I'm a 58 year old gay male, living in New York City. In recent months I've been exploring the possibility that I might have Aspergers's syndrome in the mix with the big bag of other things I've struggled with as far back as I can remember (tenacious depression, moderate ADD, growing up gay and gender-confused, having a ****ing crazy family and suicidal mom, etc.). I've been reading books, looking at blogs, videos and online forums galore, have attended a couple of support groups, and have brought up the subject with some real-world and online friends who either are self-described aspies or are in relationships with aspies.
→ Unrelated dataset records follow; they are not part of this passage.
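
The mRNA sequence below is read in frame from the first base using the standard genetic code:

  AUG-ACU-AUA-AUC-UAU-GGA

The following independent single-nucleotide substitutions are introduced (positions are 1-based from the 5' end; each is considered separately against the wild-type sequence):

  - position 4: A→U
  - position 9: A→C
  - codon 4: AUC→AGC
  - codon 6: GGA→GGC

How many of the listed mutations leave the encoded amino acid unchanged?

Codon 2: ACU (Thr) → UCU (Ser) — missense.
Codon 3: AUA (Ile) → AUC (Ile) — synonymous.
Codon 4: AUC (Ile) → AGC (Ser) — missense.
Codon 6: GGA (Gly) → GGC (Gly) — synonymous.
Synonymous: 2 of 4.

2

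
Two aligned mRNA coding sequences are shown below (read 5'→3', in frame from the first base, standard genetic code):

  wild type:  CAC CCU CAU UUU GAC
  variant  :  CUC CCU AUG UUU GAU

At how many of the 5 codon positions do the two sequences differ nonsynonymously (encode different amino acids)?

2

Codon 1: CAC His / CUC Leu — nonsynonymous.
Codon 2: CCU Pro / CCU Pro — identical.
Codon 3: CAU His / AUG Met — nonsynonymous.
Codon 4: UUU Phe / UUU Phe — identical.
Codon 5: GAC Asp / GAU Asp — synonymous.
Nonsynonymous differences: 2.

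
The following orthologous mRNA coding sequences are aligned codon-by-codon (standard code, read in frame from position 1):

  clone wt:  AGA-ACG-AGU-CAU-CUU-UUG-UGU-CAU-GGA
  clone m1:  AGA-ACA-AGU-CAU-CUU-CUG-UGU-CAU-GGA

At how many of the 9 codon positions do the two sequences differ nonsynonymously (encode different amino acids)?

0

Codon 1: AGA Arg / AGA Arg — identical.
Codon 2: ACG Thr / ACA Thr — synonymous.
Codon 3: AGU Ser / AGU Ser — identical.
Codon 4: CAU His / CAU His — identical.
Codon 5: CUU Leu / CUU Leu — identical.
Codon 6: UUG Leu / CUG Leu — synonymous.
Codon 7: UGU Cys / UGU Cys — identical.
Codon 8: CAU His / CAU His — identical.
Codon 9: GGA Gly / GGA Gly — identical.
Nonsynonymous differences: 0.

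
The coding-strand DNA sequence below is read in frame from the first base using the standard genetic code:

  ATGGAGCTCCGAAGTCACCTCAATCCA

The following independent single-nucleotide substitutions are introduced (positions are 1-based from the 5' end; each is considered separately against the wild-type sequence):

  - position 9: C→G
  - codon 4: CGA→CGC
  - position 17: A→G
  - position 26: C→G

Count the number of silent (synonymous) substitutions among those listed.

Codon 3: CTC (Leu) → CTG (Leu) — synonymous.
Codon 4: CGA (Arg) → CGC (Arg) — synonymous.
Codon 6: CAC (His) → CGC (Arg) — missense.
Codon 9: CCA (Pro) → CGA (Arg) — missense.
Synonymous: 2 of 4.

2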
I've also discussed it with the psychiatrist who I've been seeing for the last 20 months or so who diagnosed me with ADD not so long ago? he thinks I could very well have a moderate stripe of Asperger's, but he also didn't know me when I was 12, or 16, or 22 years old, when my social and communication struggles were in full, pungent bloom. I'm now in the middle of filling out forms to submit to another therapist at a center that specifically serves people with Asperger's /ASD to get her opinion, and I'm having difficulty finishing them. Some sections require me to write descriptions of my life history, family, difficulties, etc. as it might relate to the issue of possible Asperger's /ASD, and I'm finding it overwhelming and agonizing to do organize my thoughts well enough to finish. I'm probably making it into a much bigger deal than necessary, driving myself bananas with my perfectionism again, but that's part of my charm. ;)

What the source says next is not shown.